Masarepa is the special precooked corn flour that is used to make corn corn flour recipes called arepas, a staple food in Venezuela and Colombia. Marian Blazes is a freelance writer and recipe developer with a passion for South American food. She wrote a cookbook focusing on the cuisine of Brazil.
Learn what foods you need to stock your pantry with to cook Colombian recipes. Masarepa is a convenience product, a modern arepa-maker’s dream, as this ingredient takes a lot of the labor out of the process of making arepas. A food most closely associated with Venezuela and Colombia, arepas used to be made by soaking dried corn and then manually pounding the grains to remove the seed germ and the outer lining. Fortunately, the labor-intensive process for making masarepa is now done on an industrial level. Most grocery stores carry dried precooked corn flour that can be used for making arepas quickly and easily.
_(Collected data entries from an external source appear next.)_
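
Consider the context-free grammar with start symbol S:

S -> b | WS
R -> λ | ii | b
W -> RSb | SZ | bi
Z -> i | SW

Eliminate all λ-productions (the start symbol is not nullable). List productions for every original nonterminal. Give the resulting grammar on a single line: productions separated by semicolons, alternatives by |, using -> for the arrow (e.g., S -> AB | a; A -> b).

S -> b | WS; R -> b | ii; W -> SZ | Sb | bi | RSb; Z -> i | SW

Nullable set: {R}.
Drop R -> λ.
W -> RSb: R nullable, giving RSb | Sb.
Unchanged (no nullable symbols): S -> WS; S -> b; R -> b; R -> ii; W -> SZ; W -> bi; Z -> SW; Z -> i.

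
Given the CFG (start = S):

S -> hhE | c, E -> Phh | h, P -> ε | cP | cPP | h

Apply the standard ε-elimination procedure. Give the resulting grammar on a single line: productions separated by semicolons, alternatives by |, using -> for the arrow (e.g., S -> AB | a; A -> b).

Nullable set: {P}.
E -> Phh: P nullable, giving Phh | hh.
Drop P -> ε.
P -> cP: P nullable, giving c | cP.
P -> cPP: P, P nullable, giving c | cP | cPP.
Unchanged (no nullable symbols): S -> c; S -> hhE; E -> h; P -> h.

S -> c | hhE; E -> h | hh | Phh; P -> c | h | cP | cPP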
Masarepa is combined with just a few ingredients to make a dough that’s easy to work with. Sometimes two ingredients are commonly confused, and for those who are new to South American cooking, it’s not unusual to conflate masarepa and masa harina. Masarepa is corn dough that is dried and ground into fine cornmeal and can be found in Latin food specialty stores and online. It is softer and more refined and the taste is starchier than masa harina. Masa harina, on the other hand, is made from corn treated with lye in a process called nixtamalization in order to remove the germ and outer lining before it is ground. This ingredient is used to make arepas, which are an extremely versatile food and can be served as appetizers, snacks, or side dishes.
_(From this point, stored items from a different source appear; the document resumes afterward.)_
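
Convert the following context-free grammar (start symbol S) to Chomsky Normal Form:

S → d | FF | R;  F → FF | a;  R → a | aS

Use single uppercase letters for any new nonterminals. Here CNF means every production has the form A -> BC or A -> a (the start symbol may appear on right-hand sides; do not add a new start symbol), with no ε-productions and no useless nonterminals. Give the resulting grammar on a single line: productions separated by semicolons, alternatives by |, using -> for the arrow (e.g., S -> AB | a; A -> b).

No ε-productions.
After unit-elimination: S -> a | d | FF | aS; F -> a | FF; R -> a | aS.
TERM: introduce A -> a and substitute in every rule of length ≥2.
Drop unreachable/unproductive: R.

S -> a | d | AS | FF; A -> a; F -> a | FF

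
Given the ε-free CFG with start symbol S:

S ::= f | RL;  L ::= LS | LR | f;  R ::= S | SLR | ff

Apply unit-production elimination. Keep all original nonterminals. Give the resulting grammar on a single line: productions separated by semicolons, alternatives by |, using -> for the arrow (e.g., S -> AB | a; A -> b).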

Masarepa has a corn taste, but it’s milder than a tortilla. When made into arepas, its most common use, it’s typically griddled like a pancake and becomes crisp on the outside and soft in the middle. Masarepa is the flour of choice for arepas, some baked goods, and empanadas, deep-fried turnovers filled with meat, veggies, or cheese. Depending on the dish you’ll be serving them with, arepas can be grilled, baked or deep-fried.
They’re almost always prepared with masarepa, but some varieties call for hominy or even quinoa. You can find arepa flour pretty easily in specialty stores that cater to Latin food and online. This product is also sometimes called masa al instante and harina precocida. Masarepa is a pantry item that does not require refrigeration.
It can keep for months in a cool, dark place. Get daily tips and expert advice to help you take your cooking skills to the next level. Assign a randomly-generated, eight character, alpha-numeric value to this property. Before discussing the best substitutes for corn flour, we need to get into what, exactly, is meant by this term.
If you see corn flour called for in a recipe, your first step should be to determine whether that recipe originated in the United States or the United Kingdom. Ireland, Israel, and possibly several other countries, corn flour is used to refer to something that we, in the U. Confusingly enough, what we call corn flour, they call cornmeal. Corn flour, as we know it in this country, is a type of flour made by grinding whole corn kernels into a yellow powder.